Spice Tour
If you go to Zanzibar, take a half or full day and go on a spice tour. Zanzibar is known for its spices and it grows a wide variety of them. The tours are pretty straight-forward - the tour company picks you up at your hotel and a group of you travel out to a spice farm where a guide and some assistants walk you through a test plot to show you the different plants and spices they grow at the farm.
Everyone was really friendly and the guide seemed very knowledgeable. They’ll usually pull samples from the trees/bushes/vines and let you smell, taste or eat them. They’ll also make you something to hold the different samples in.
I forget that is in the inside of the red nut above, but I remember the guide explaining that the flavor from the pulp of this fruit is used in special British marmalade.
Even though you wind up being in a group, it’s interesting how quickly folks started interacting with each other.
Our group had several Austrailans, a couple British, a group of Singaporians who were studying in London, a few Americans, a Kenyan, a Polish travel agent and a French human rights worker.
Some of the stuff they showed was really interesting. Ripe vanilla beans whose smell (from the oils in the pods) stayed on my fingers the entire day, turmeric that left everyone’s fingers orange/yellow, lemongrass that smelled like candy, . . . it went on and on. And then there was the “lipstick” plant:
Open up the pod and there were little seeds that were a soft and made a bright red paste. And to show that it works, one of the guys decided to make himself up.

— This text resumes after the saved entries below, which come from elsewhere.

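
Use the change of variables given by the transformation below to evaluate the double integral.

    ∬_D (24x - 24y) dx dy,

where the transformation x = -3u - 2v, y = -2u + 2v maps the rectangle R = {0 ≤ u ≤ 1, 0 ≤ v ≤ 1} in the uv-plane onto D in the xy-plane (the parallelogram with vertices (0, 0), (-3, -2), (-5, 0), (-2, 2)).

Compute the Jacobian determinant of (x, y) with respect to (u, v):

    ∂(x,y)/∂(u,v) = | -3  -2 | = (-3)(2) - (-2)(-2) = -10.
                   | -2  2 |

Its absolute value is |J| = 10 (the area scaling factor).

Substituting x = -3u - 2v, y = -2u + 2v into the integrand,

    24x - 24y → -24u - 96v,

so the integral becomes

    ∬_R (-24u - 96v) · |J| du dv = ∫_0^1 ∫_0^1 (-240u - 960v) dv du.

Inner (v): -240u - 480.
Outer (u): -600.

Therefore ∬_D (24x - 24y) dx dy = -600.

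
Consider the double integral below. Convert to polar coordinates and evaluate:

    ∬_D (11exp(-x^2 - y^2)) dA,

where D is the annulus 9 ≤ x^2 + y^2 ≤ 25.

The region D is 3 ≤ r ≤ 5, 0 ≤ θ ≤ 2π in polar coordinates, where x = r cos(θ), y = r sin(θ), and dA = r dr dθ.

Under the substitution, the integrand becomes 11exp(-r^2), so

    ∬_D (11exp(-x^2 - y^2)) dA = ∫_{0}^{2π} ∫_{3}^{5} (11exp(-r^2)) · r dr dθ.

Inner integral (in r): ∫_{3}^{5} (11exp(-r^2)) · r dr = -(11 - 11exp(16))exp(-25)/2.

Outer integral (in θ): ∫_{0}^{2π} (-(11 - 11exp(16))exp(-25)/2) dθ = -11π (1 - exp(16))exp(-25).

Therefore ∬_D (11exp(-x^2 - y^2)) dA = -11π (1 - exp(16))exp(-25).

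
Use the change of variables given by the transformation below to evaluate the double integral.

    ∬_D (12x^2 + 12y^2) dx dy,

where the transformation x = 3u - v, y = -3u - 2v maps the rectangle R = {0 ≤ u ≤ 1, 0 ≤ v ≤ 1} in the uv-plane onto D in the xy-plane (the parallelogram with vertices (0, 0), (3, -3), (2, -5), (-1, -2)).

Compute the Jacobian determinant of (x, y) with respect to (u, v):

    ∂(x,y)/∂(u,v) = | 3  -1 | = (3)(-2) - (-1)(-3) = -9.
                   | -3  -2 |

Its absolute value is |J| = 9 (the area scaling factor).

Substituting x = 3u - v, y = -3u - 2v into the integrand,

    12x^2 + 12y^2 → 216u^2 + 72u v + 60v^2,

so the integral becomes

    ∬_R (216u^2 + 72u v + 60v^2) · |J| du dv = ∫_0^1 ∫_0^1 (1944u^2 + 648u v + 540v^2) dv du.

Inner (v): 1944u^2 + 324u + 180.
Outer (u): 990.

Therefore ∬_D (12x^2 + 12y^2) dx dy = 990.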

After he did that, most of the women tried it out on their lips. I passed up on that one.
During the tour, the assistants were making things from plant leaves and giving them to folks. I wound up with a tie and a wrist band - both of which I gave to some kids at the end of the tour. Some tours get creative with their fashion accessories. Here’s a shot of our colleague Jose, who went on a different spice tour, as we were boarding the boat to leave Zanzibar.
After the tour we went to a part of the village where folks were making products with the spices. They had different perfumes, soaps and skin lotions that they made, as well as dried spices.
The end of the spice tour itself was a lunch made with spiced rice, greens and bread. It was excellent as only home cooking can be. Nothing fancy, but delicious. Since I and a colleague (and some others) had to catch the ferry back to Dar, we didn’t get to continue on with the rest of the group, who apparently spent several hours on a secluded beach.